Pictures from Italy, by Charles Dickens

THE READER’S PASSPORT

If the readers of this volume will be so kind as to take their credentials for the different places which are the subject of its author’s reminiscences, from the Author himself, perhaps they may visit them, in fancy, the more agreeably, and with a better understanding of what they are to expect.

Many books have been written upon Italy, affording many means of studying the history of that interesting country, and the innumerable associations entwined about it. I make but little reference to that stock of information; not at all regarding it as a necessary consequence of my having had recourse to the storehouse for my own benefit, that I should reproduce its easily accessible contents before the eyes of my readers.

Neither will there be found, in these pages, any grave examination into the government or misgovernment of any portion of the country. No visitor of that beautiful land can fail to have a strong conviction on the subject; but as I chose when residing there, a Foreigner, to abstain from the discussion of any such questions with any order of Italians, so I would rather not enter on the inquiry now. During my twelve months’ occupation of a house at Genoa, I never found that authorities constitutionally jealous were distrustful of me; and I should be sorry to give them occasion to regret their free courtesy, either to myself or any of my countrymen.
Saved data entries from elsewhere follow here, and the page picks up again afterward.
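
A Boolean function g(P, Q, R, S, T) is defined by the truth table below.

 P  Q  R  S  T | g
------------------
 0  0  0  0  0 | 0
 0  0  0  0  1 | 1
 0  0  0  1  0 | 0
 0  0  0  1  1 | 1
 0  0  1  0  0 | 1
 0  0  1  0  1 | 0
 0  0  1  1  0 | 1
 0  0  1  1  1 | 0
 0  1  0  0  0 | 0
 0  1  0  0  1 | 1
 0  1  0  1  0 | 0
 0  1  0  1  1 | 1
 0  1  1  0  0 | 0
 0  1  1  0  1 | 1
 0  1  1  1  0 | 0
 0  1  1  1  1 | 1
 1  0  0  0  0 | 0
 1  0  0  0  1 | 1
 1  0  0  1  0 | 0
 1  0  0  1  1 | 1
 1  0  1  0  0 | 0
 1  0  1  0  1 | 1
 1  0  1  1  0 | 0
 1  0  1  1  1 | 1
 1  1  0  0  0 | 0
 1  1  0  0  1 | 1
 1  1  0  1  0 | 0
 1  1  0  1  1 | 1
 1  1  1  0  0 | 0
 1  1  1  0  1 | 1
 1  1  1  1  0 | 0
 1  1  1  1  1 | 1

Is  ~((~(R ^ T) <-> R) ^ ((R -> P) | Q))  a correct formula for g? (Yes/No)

Yes

Check the formula against g row by row:
  P=0, Q=0, R=0, S=0, T=0: formula gives 0, g = 0 ✓
  P=0, Q=0, R=0, S=0, T=1: formula gives 1, g = 1 ✓
  P=0, Q=0, R=0, S=1, T=0: formula gives 0, g = 0 ✓
  P=0, Q=0, R=0, S=1, T=1: formula gives 1, g = 1 ✓
  … (the remaining 28 rows also agree.)
No disagreement on any input; they are logically equivalent.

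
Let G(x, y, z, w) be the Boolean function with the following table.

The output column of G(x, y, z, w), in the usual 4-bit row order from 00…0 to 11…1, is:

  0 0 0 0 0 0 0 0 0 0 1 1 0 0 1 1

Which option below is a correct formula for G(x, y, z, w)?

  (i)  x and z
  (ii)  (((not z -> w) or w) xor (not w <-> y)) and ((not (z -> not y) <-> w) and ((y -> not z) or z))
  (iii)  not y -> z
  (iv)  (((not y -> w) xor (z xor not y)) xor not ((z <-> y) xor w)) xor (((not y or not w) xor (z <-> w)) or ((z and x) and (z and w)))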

There is, probably, not a famous Picture or Statue in all Italy, but could be easily buried under a mountain of printed paper devoted to dissertations on it. I do not, therefore, though an earnest admirer of Painting and Sculpture, expatiate at any length on famous Pictures and Statues.

This Book is a series of faint reflections — mere shadows in the water — of places to which the imaginations of most people are attracted in a greater or less degree, on which mine had dwelt for years, and which have some interest for all. The greater part of the descriptions were written on the spot, and sent home, from time to time, in private letters. I do not mention the circumstance as an excuse for any defects they may present, for it would be none; but as a guarantee to the Reader that they were at least penned in the fulness of the subject, and with the liveliest impressions of novelty and freshness.

If they have ever a fanciful and idle air, perhaps the reader will suppose them written in the shade of a Sunny Day, in the midst of the objects of which they treat, and will like them none the worse for having such influences of the country upon them.

I hope I am not likely to be misunderstood by Professors of the Roman Catholic faith, on account of anything contained in these pages. I have done my best, in one of my former productions, to do justice to them; and I trust, in this, they will do justice to me. When I mention any exhibition that impressed me as absurd or disagreeable, I do not seek to connect it, or recognise it as necessarily connected with, any essentials of their creed. When I treat of the ceremonies of the Holy Week, I merely treat of their effect, and do not challenge the good and learned Dr. Wiseman’s interpretation of their meaning. When I hint a dislike of nunneries for young girls who abjure the world before they have ever proved or known it; or doubt the ex officio sanctity of all Priests and Friars; I do no more than many conscientious Catholics both abroad and at home.

I have likened these Pictures to shadows in the water, and would fain hope that I have, nowhere, stirred the water so roughly, as to mar the shadows. I could never desire to be on better terms with all my friends than now, when distant mountains rise, once more, in my path. For I need not hesitate to avow, that, bent on correcting a brief mistake I made, not long ago, in disturbing the old relations between myself and my readers, and departing for a moment from my old pursuits, I am about to resume them, joyfully, in Switzerland; where during another year of absence, I can at once work out the themes I have now in my mind, without interruption: and while I keep my English audience within speaking distance, extend my knowledge of a noble country, inexpressibly attractive to me. 1

1 This was written in 1846.

This book is made as accessible as possible, because it would be a great pleasure to me if I could hope, through its means, to compare impressions with some among the multitudes who will hereafter visit the scenes described with interest and delight.

And I have only now, in passport wise, to sketch my reader’s portrait, which I hope may be thus supposititiously traced for either sex:

Complexion Fair. Eyes Very cheerful. Nose Not supercilious. Mouth Smiling. Visage Beaming. General Expression Extremely agreeable.